Erforschung des Raum-Zeit-Verhaltens von Rotwild im Nationalpark Bayerischer Wald

Spießer in der Fanganlage
Abb. 1: Spießer in der Fanganlage (Foto: R. Pöhlmann)

Mittels GPS und Mobilfunktechnik wurden im Nationalpark Bayerischer Wald die Wanderungsbewegungen des Rotwilds im Verlauf der Jahre bestimmt. Es zeigte sich, dass sich mit der Veränderung der Umweltbedingungen und dem Abbau des Grenzzauns zu Tschechien die Wanderungstätigkeit des Rotwildes stark verändert hat. Auch zwischen den Geschlechtern gibt es Unterschiede: Hirsche zeigen ein komplexeres Raumnutzungsverhalten als Kahlwild.

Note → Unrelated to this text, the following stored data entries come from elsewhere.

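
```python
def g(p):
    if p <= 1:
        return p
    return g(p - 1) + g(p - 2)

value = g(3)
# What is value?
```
Call trace:
g(p=3)
  g(p=2)
    g(p=1)
    -> return 1
    g(p=0)
    -> return 0
  -> return 1
  g(p=1)
  -> return 1
-> return 2

Final answer: 2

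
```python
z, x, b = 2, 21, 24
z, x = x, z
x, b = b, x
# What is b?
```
Trace:
  z=2, x=21, b=24
  z=21, x=2, b=24
  z=21, x=24, b=2

Final answer: 2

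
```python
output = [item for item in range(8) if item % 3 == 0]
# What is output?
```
Trace:
  item=0
  item=1
  item=2
  item=3
  item=4
  item=5
  item=6
  item=7
  output=[0, 3, 6]

Final answer: [0, 3, 6]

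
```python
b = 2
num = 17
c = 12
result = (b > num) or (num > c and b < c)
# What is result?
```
Trace:
  b=2
  b=2, num=17
  b=2, num=17, c=12
  b=2, num=17, c=12, result=True

Final answer: True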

Auf der Nationalparkfläche von etwa 24.000 ha leben rund 250 – 300 Stück Rotwild. Ein Großteil davon überwintert von Dezember bis Anfang Mai in den vier Wintergattern. Eine Maßnahme, die wildbiologisch umstritten ist, aber seit den 70er und 80er Jahren ein erfolgreiches Rothirschmanagement erlaubt. Inzwischen haben sich die Lebensbedingungen für das Rotwild im Nationalpark stark verändert. Der Abbau des Grenzzauns zu Tschechien, große Kahlschläge jenseits der Grenze und durch Borkenkäfermassenvermehrung entstandene große zusammenhängende Totholzflächen sorgen für zusätzliche Äsungsflächen. Dies führt insgesamt zu erhöhter Mobilität beim Rotwild. Darüber hinaus wurde die Bejagung des Rotwildes in der Naturzone des Parkes auf über 16.000 ha ganz eingestellt. Die vorliegende Studie soll erstmals die Auswirkungen dieser Veränderungen erfassen und Entscheidungshilfen für ein artgerechtes Rotwildmanagement liefern.

Mit GPS an den Kragen

Begonnen wurde das Projekt zur Erforschung des RaumZeit-Verhaltens des Rotwildes im März 2002. Damals wurden drei Rothirsche im Nationalpark Bayerischer Wald mit GPS-GSM Halsbändern, einer weltweit neuen Technik, versehen. Diese bestimmen ihre Positionen auf durchschnittlich 15 Meter genau über das "Global Positioning System", kurz GPS genannt. Die Daten werden im Halsband gespeichert und dann, wie von einem normalen Handy zu bestimmten Zeiten als SMS an eine Bodenstation versendet. Aus datentechnischen und finanziellen Gründen werden immer gleich die Daten von sieben Positionen gemeinsam übermittelt.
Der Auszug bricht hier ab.